I want to tell her: You don’t know what you doing. And then: You ain’t Mam. But I don’t. The worry bubbling up in me like water boiling over the lip of a pot, but the words sticking in my throat. She might hit me. I did a lot of talking when I was younger, when I was eight and nine, in public. And then one day she slapped me across the face, and after that, every time I opened my mouth to talk against her, she did that.
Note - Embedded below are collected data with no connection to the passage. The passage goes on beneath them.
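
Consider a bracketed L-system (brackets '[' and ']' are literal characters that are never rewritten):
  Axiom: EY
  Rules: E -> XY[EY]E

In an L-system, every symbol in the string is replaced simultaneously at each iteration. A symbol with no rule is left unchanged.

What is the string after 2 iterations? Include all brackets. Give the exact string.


Answer: XY[XY[EY]EY]XY[EY]EY

Derivation:
Step 0: EY
Step 1: XY[EY]EY
Step 2: XY[XY[EY]EY]XY[EY]EY


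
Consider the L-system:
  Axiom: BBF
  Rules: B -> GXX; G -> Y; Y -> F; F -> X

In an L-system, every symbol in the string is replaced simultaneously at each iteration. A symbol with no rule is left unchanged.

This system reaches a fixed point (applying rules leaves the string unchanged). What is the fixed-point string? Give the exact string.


Answer: XXXXXXX

Derivation:
Step 0: BBF
Step 1: GXXGXXX
Step 2: YXXYXXX
Step 3: FXXFXXX
Step 4: XXXXXXX
Step 5: XXXXXXX  (unchanged — fixed point at step 4)


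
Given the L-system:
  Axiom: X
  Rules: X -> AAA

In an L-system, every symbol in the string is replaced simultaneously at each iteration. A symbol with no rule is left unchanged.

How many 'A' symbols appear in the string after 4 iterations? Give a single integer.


Step 0: X  (0 'A')
Step 1: AAA  (3 'A')
Step 2: AAA  (3 'A')
Step 3: AAA  (3 'A')
Step 4: AAA  (3 'A')

Answer: 3


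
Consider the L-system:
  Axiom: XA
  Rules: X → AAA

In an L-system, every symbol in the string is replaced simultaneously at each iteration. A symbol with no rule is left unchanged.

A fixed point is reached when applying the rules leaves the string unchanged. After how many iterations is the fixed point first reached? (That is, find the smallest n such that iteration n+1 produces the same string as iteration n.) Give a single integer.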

Hit me so hard her slaps started feeling like punches. Made me twist to the side, my hand on my face. Made me sit down once in the middle of the aisle in Walmart. So I stopped. But she doesn’t know how to make medicine out of plants, and I worry for Kayla. Two years ago, when I was so sick with a stomach bug that I could hardly get up off the sofa and make it to the bathroom, Mam told Leonie to go gather some plant in the woods and make a tea out of the roots. She did it. And because Mam told her to do it, I trusted her, and I drank it, even though it tasted like rubber. Leonie must have picked the wrong plant, or prepared it wrong, because whatever she gave me made me even sicker. She poured the gritty, bitter mess by the back steps, and a few days afterward, when I had worked whatever she gave me and the bug out of my system, I found a stray cat dead, carbuncular and rotting, by the steps. It had drunk whatever she’d poured into a pool on the ground.

Leonie’s picked up the cup, holding it to Kayla’s lips.